Breaking Up is Hard to Do: Why Some Vets Have to “Divorce” Their Clients

Dr. Patty Khuly

Vets Dismissing Clients

When clients add stress to our lives in quantities disproportionate to that of the average pet owner, we sometimes initiate divorce proceedings. Yes, occasionally we have to concede that it’s time to part ways.

This message typically arrives in the guise of a nice letter explaining that it must be our fault. In case you’re curious, here’s what a standard “divorce” letter looks like:

“It’s clear to the doctors and staff of Our Animal Hospital that we cannot render services at the level you deem acceptable. Enclosed are your medical records so you may take them to a veterinary establishment better able to meet your needs. We are sorry to see Fluffy go.”

That’s pretty harsh, right? But it doesn’t happen often. In fact, as with any marriage, it takes a whole lot for us to get to the point where we’re willing to even consider a divorce. Why would any self-respecting veterinarian with bills to pay choose to cut themselves off from a client, the lifeblood of any veterinary practice?

Here are eight reasons why:

#1 Financial complaints

We’ve all known people who are always dissatisfied with what they have to pay… for anything. When we have clients exhaust us with complaints on every single invoiced item, every time they come in, it might be time to gently let them know they have other options. “Maybe a low-cost clinic can better meet your needs?”

#2 Obsessiveness

Chances are you’ve met pet owners who can be a tad intense about their pets. They mean well. But after six phone calls every day for a week the staff is ready to pull out their hair. If after an honest talk the behavior continues, sometimes we have no choice but to send home a nice note recommending they might find another hospital more accommodating.

#3 Unfair demands

“The doctor must speak with me right now. No, it’s NOT an emergency and I don’t care if she’s in surgery. Just get her on the phone… now. I’m a paying client and I deserve that!”

This is a real-life example. I didn’t actually have to fire this client, I simply refused to accede to her demands and she went elsewhere after only one visit (and maybe ten phone calls).

Every hospital has a different culture and ours tends to give precedence to emergencies and patients who have appointments. Those who don’t respect this sometimes “fire” themselves by finding another hospital where the doctors and staff are more accommodating of their demands.

#4 Lack of trust

Sure, we vets have to earn your trust but some clients never even give you the opportunity. There’s nothing worse than being accused of taking someone for a ride when you’re simply offering them a solid diagnosis and treatment plan.

#5 Disputing fees (after the fact)

Wanna know how to get your vet services for free? Pay for them with an American Express credit card and dispute the charges. AmEx always decides in favor of the client as long as the client says they didn’t authorize the services (despite being present while they were being rendered or after signing a general consent form).
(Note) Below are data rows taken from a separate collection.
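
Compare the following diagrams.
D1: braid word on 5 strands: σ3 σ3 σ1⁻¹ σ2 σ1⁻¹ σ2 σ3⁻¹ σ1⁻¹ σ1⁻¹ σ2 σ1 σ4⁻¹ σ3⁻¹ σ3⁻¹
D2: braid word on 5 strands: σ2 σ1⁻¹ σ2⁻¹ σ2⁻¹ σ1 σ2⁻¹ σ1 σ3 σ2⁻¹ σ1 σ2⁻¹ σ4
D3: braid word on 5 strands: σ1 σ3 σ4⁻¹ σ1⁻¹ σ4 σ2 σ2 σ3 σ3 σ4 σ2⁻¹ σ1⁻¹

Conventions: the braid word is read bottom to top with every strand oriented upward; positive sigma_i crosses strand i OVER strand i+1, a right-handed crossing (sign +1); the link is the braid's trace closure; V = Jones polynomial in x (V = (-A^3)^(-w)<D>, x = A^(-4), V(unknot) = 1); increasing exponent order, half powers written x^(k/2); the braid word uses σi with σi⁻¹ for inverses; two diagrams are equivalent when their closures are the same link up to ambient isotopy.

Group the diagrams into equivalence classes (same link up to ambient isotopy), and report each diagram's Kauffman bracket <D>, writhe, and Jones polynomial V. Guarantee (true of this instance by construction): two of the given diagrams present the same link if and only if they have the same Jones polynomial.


grouping into links: {D1} | {D2} | {D3}
V(D1) = -x^-3 + 2x^-2 - 2x^-1 + 3 - 2x + 2x^2 - x^3  (w -2, c 14, <D> = -A^-18 + 2A^-14 - 2A^-10 + 3A^-6 - 2A^-2 + 2A^2 - A^6)
D2 (bracket A^-4 - 1 + 2A^4 - 2A^8 + 2A^12 - 2A^16 + A^20; 12 crossings at w = 0): V = x^-5 - 2x^-4 + 2x^-3 - 2x^-2 + 2x^-1 - 1 + x
D3 (bracket -A^-12 + A^-8 - A^-4 + 2 - A^4 + A^8; 12 crossings at w = +4): V = x - x^2 + 2x^3 - x^4 + x^5 - x^6
why: 3 classes among 3 diagrams; unequal V(x) rules out equality


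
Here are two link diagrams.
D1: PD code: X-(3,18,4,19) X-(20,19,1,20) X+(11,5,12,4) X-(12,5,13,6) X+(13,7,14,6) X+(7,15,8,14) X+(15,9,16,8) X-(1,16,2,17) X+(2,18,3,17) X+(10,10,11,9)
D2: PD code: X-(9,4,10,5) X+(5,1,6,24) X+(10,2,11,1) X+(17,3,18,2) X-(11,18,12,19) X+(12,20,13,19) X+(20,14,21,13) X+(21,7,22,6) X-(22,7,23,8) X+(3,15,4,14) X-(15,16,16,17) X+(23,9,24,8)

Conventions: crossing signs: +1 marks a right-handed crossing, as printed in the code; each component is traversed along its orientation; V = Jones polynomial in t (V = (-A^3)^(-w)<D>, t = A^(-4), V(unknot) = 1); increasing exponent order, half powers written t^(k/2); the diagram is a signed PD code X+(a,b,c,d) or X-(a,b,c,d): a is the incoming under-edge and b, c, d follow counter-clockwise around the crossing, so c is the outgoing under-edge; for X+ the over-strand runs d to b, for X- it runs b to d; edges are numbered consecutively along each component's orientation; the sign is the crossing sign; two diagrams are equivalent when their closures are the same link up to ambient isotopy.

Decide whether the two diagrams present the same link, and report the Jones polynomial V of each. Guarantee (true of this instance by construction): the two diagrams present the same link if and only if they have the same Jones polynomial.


equivalent: no
D1 (bracket -A^-10 + A^-6 + A^2; 10 crossings at w = +2): V = t + t^3 - t^4
V(D2) = t - t^2 + 2t^3 - t^4 + t^5 - t^6  (w +4, c 12, <D> = -A^-12 + A^-8 - A^-4 + 2 - A^4 + A^8)
key observation: 2 classes among 2 diagrams; unequal V(t) rules out equality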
Which explains why service vendors don’t like to accept American Express. So next time a merchant won’t accept AmEx cards, you’ll know why.

In any case, disputing fees after you’ve agreed to them is grounds for divorce.

#6 Unrealistic expectations

Sometimes owners expect their pet to be cured of their ills… immediately. These are the ones who expect us to know exactly what’s wrong… instantly. A percentage will even get nasty about it, accusing us of committing atrocities if we’re unable to meet their unrealistic expectations. Luckily, this breed of pet owner presents itself only rarely.

#7 Shady behavior

Every once in a while we’ll be confronted with pet people who ask us to engage in behavior that doesn’t sit well with us. Trying to get us to sign paperwork falsely attesting to a pet’s age, weight, genetic abnormalities, pre-existing conditions –– even a pet’s identity –– to gain access to a flight, a boarding facility or a condo, or to attain some elevated status is just not nice.

It’s fraud. It’s wrong. It puts my license in jeopardy. These clients are terminated. With extreme prejudice.

#8 Verbal abuse

General nastiness tends to happen not so much towards the veterinarian (though that happens too). Rather, it’s more likely confined to rude and inappropriate remarks leveled against staff members. One or two terse remarks are no big deal. We have thick enough skins for that. But make my receptionist cry and you’re out. I can’t pay them well enough to compensate them for any emotional injury clients might inflict.

It may sound from the tone of this post that veterinarians somehow enjoy divorcing clients… or that we do so often. But the truth is that we’re seldom given cause. For the most part our clients are extremely well mannered, gracious people. But when they do manage to raise our hospitals’ collective stress levels to the breaking point, little gives us more satisfaction than knowing we don’t have to suffer them.

Thankfully, there are enough veterinarians in the world so that even the most “difficult” client can find their perfect match. Have you found yours?